During this month of October - National Down Syndrome Awareness Month - I want to tell stories about living with Emily, to tell of how she made a difference in this world. She was a stone thrown in a pond, and the ripples have not disappeared. In this world - she was a small stone. In MY world, she was a crator!

  Except for a few months when there was a substitute driver,  Mary Mausey drove bus # 6.  Still does.  Emily rode that bus for 9 1/2 years. An hour to school and an hour back.  Some days, she saw Emily more than I did.  I can't praise Mary enough. She has the patience of Job!
   But this story is not about Mary, it's about the substitute. 
   A little back information about Emily.  Never underestimate a person with a disability.  To compensate for inabilities, unexpected talents are honed.  She couldn't read a paragraph in a book, but Emily was talented in reading people.  She loved without judgment, and blessed strangers that I looked away from in my social correctness.   In her inability to speak understandably, her behavrs were her way to communicate, and when she was bored, look out.  The bus ride was boring.
   Discipline: now, that's a well debated word among parents.  What's discipline? What's punishment? What's abuse?   In their of fear of being seen as abusive,  many parents have given up even good discipline and kids are left without boundries.  Anyway...   With Emily, I found that having a paddle around was a good motivator to change her behavior.  I rarely had to use that paddle, I just had to remind her that I would.
  Back to the substitute bus driver.  After a brief  honeymoon of good behavior for the new driver, Emily got  bored.  She talked loud, wiggled in her seat, bothered the kids in front of, behind and beside her.  The substitute complained to me, wrote out a ticket.  I told her about the paddle trick, and gave her one (the kind that a ball is attached to it with an elastic string).  The plan was that when Emily misbehaved, she would show it to Emily and remind her that Mommy would spank her when she got home.
  A week later, the driver complained again, Emily's behavior was worse, unacceptable.   I decided to remind Emily's bottom what the paddle felt like.  I asked the substitute to give me the paddle.  I would paddle her right where the  misbehavior was occurring.  She wouldn't give me the paddle.  I asked her again, and reluctantly, she gave it to me.  I was shocked, the thing was beat up, part was broken off.  "What happened to this paddle?" 
  The substitute told me that when Emily would misbehave, she would take out the paddle, show it to Emily, tell her that Mommy would spank her, and she would use the paddle on the door-open lever.
   By the look of the paddle, she must have given the door-open lever quite the spankings.
   Imagine Emily, bored on a one hour bus drive home, full of energy, after sitting in a classroom all day.  "What can I do to make that bus driver go looney?"  A behavior rewarded will repeat itself.  Apparently, for Emily, watching that bus driver was reward enough to outweigh any discipline that would follow.

Emily Visits the Shower



This is my favorite (I'll probably say that again) funny story about Emily.

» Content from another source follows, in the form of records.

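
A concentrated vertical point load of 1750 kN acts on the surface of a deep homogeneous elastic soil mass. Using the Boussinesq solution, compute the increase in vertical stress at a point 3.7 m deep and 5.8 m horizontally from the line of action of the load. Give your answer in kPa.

Boussinesq vertical stress below a point load on an elastic half-space:
Δσ_z = 3P/(2πz²) · [1 + (r/z)²]^(−5/2)
r/z = 5.8/3.7 = 1.5676; [1+(r/z)²]^(−5/2) = 0.044995.
Δσ_z = 3×1750/(2π×3.7²) × 0.044995 = 61.035 × 0.044995 = 2.746 kPa

Δσ_z ≈ 2.75 kPa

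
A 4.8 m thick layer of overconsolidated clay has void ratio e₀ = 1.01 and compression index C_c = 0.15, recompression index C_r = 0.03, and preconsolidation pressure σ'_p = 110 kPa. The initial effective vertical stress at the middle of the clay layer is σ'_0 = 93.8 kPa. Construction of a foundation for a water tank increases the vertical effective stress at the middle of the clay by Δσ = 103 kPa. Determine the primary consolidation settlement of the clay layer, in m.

S_c ≈ 0.0955 m

Final effective stress: σ'_f = 93.8 + 103 = 196.8 kPa.
σ'_f = 196.8 > σ'_p = 110 kPa, so the stress path crosses the preconsolidation pressure — recompression up to σ'_p, then virgin compression beyond:
S_c = H/(1+e₀)·[C_r·log₁₀(σ'_p/σ'_0) + C_c·log₁₀(σ'_f/σ'_p)]
    = 4.8/2.01 × [0.03×log₁₀(110/93.8) + 0.15×log₁₀(196.8/110)]
    = 2.3881 × [0.0020757 + 0.037895] = 0.09545 m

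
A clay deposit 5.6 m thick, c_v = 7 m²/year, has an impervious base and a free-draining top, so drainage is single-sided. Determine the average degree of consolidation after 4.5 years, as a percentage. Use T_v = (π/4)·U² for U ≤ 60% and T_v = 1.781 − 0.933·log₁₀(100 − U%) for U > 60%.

U ≈ 93.2 %

Drainage path length: H_d = H = 5.6 m (single drainage).
T_v = c_v·t/H_d² = 7×4.5/5.6² = 1.0045.
T_v = 1.0045 corresponds to the U > 60% branch:
U = 1 − 10^((1.781 − T_v)/0.933)/100 = 0.932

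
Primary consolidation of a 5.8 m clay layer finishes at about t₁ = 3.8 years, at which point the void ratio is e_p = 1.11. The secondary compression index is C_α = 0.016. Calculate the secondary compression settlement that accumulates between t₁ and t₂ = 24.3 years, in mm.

Secondary compression: S_s = C_α·H/(1+e_p)·log₁₀(t₂/t₁)
S_s = 0.016×5.8/(1+1.11)×log₁₀(24.3/3.8)
    = 0.04398 × 0.8058 = 0.03544 m

S_s ≈ 35.4 mm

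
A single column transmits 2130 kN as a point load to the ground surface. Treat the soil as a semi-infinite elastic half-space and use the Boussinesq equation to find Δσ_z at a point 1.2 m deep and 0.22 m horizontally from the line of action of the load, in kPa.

Boussinesq vertical stress below a point load on an elastic half-space:
Δσ_z = 3P/(2πz²) · [1 + (r/z)²]^(−5/2)
r/z = 0.22/1.2 = 0.18333; [1+(r/z)²]^(−5/2) = 0.92068.
Δσ_z = 3×2130/(2π×1.2²) × 0.92068 = 706.25 × 0.92068 = 650.2 kPa

Δσ_z ≈ 650 kPa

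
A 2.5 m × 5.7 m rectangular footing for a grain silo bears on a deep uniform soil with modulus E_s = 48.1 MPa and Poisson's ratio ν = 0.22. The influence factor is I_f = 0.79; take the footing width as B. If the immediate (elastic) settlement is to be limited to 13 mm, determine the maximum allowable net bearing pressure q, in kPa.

q ≈ 333 kPa

E_s = 48.1 MPa = 48100 kPa.
S_e = q·B·(1−ν²)/E_s · I_f  ⇒  q = S_e·E_s / (B·(1−ν²)·I_f).
q = 0.013 × 48100 / (2.5 × 0.9516 × 0.79) = 332.7 kPa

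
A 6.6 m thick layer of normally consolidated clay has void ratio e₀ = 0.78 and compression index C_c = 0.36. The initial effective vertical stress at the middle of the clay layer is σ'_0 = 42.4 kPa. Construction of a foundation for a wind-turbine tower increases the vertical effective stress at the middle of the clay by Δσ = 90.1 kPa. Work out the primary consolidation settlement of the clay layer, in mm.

Final effective stress: σ'_f = σ'_0 + Δσ = 42.4 + 90.1 = 132.5 kPa.
Normally consolidated clay, so the full stress increment lies on the virgin compression line:
S_c = C_c·H/(1+e₀)·log₁₀(σ'_f/σ'_0) = 0.36×6.6/(1+0.78)×log₁₀(132.5/42.4)
    = 1.3348 × 0.49485 = 0.6605 m

S_c ≈ 661 mm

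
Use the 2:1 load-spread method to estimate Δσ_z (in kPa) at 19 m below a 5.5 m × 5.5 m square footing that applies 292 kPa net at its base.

Δσ_z ≈ 14.7 kPa

By the 2:1 method the load spreads at 1 horizontal : 2 vertical, so at depth z the loaded area has grown by z in each plan dimension:
Δσ = qBL/((B+z)(L+z)) = 292×5.5×5.5/((5.5+19)(5.5+19)) = 14.716 kPa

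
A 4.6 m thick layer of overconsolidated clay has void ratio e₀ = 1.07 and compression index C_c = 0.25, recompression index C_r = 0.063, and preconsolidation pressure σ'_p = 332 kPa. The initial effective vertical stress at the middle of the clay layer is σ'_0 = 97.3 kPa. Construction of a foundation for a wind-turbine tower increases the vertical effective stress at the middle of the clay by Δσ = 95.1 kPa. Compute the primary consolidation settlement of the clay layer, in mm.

S_c ≈ 41.5 mm

Final effective stress: σ'_f = 97.3 + 95.1 = 192.4 kPa.
σ'_f = 192.4 ≤ σ'_p = 332 kPa, so the clay remains overconsolidated and only the recompression index applies:
S_c = C_r·H/(1+e₀)·log₁₀(σ'_f/σ'_0) = 0.063×4.6/2.07×log₁₀(192.4/97.3)
    = 0.14 × 0.29609 = 0.04145 m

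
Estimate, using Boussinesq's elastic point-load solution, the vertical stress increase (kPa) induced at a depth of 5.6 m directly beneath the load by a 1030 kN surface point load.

Δσ_z ≈ 15.7 kPa

Boussinesq vertical stress below a point load on an elastic half-space:
Δσ_z = 3P/(2πz²) · [1 + (r/z)²]^(−5/2)
r/z = 0/5.6 = 0; [1+(r/z)²]^(−5/2) = 1.
Δσ_z = 3×1030/(2π×5.6²) × 1 = 15.682 × 1 = 15.68 kPa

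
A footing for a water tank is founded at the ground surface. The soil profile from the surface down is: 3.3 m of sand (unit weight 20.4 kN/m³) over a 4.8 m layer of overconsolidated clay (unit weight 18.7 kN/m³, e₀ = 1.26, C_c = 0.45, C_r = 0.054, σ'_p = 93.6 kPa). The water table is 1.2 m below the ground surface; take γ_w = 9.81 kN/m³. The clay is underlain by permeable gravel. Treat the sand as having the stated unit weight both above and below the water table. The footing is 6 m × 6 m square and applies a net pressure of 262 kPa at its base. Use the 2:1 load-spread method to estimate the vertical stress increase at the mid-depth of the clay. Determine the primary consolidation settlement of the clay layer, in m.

S_c ≈ 0.174 m

Mid-depth of clay below the ground surface: z = 3.3 + 4.8/2 = 5.7 m.
Total vertical stress at mid-clay: σ_v = 20.4×3.3 + 18.7×2.4 = 112.2 kPa.
Pore pressure: u = 9.81×(5.7 − 1.2) = 44.145 kPa.
Initial effective stress: σ'_0 = σ_v − u = 112.2 − 44.145 = 68.055 kPa.
Stress increase at mid-clay by the 2:1 spreading method:
Δσ = qBL/((B+z)(L+z)) = 262×6×6/((6+5.7)(6+5.7)) = 68.902 kPa
Final effective stress: σ'_f = 68.055 + 68.902 = 136.96 kPa.
σ'_f = 136.96 > σ'_p = 93.6 kPa, so the stress path crosses the preconsolidation pressure — recompression up to σ'_p, then virgin compression beyond:
S_c = H/(1+e₀)·[C_r·log₁₀(σ'_p/σ'_0) + C_c·log₁₀(σ'_f/σ'_p)]
    = 4.8/2.26 × [0.054×log₁₀(93.6/68.055) + 0.45×log₁₀(136.96/93.6)]
    = 2.1239 × [0.0074745 + 0.074393] = 0.1739 m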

   One afternoon, I decided to go visit a friend, and Emily went with me. We had been there about 30 min when Emily told me needed to go to the bathroom, which in itself was nothing new because  Emily was with bathrooms like a dog with fire hydrants, gotta visit  every one. Being old enough to go by herself, she went by herself.  10 minutes later, she still hadn't come back. We went to check on her.  She was in their shower, her clothes tossed in a pile on the floor.   I asked her "What are you doing?"  She looked at me like I was the silly one, wasn't it obvious? "she signed back "Shower."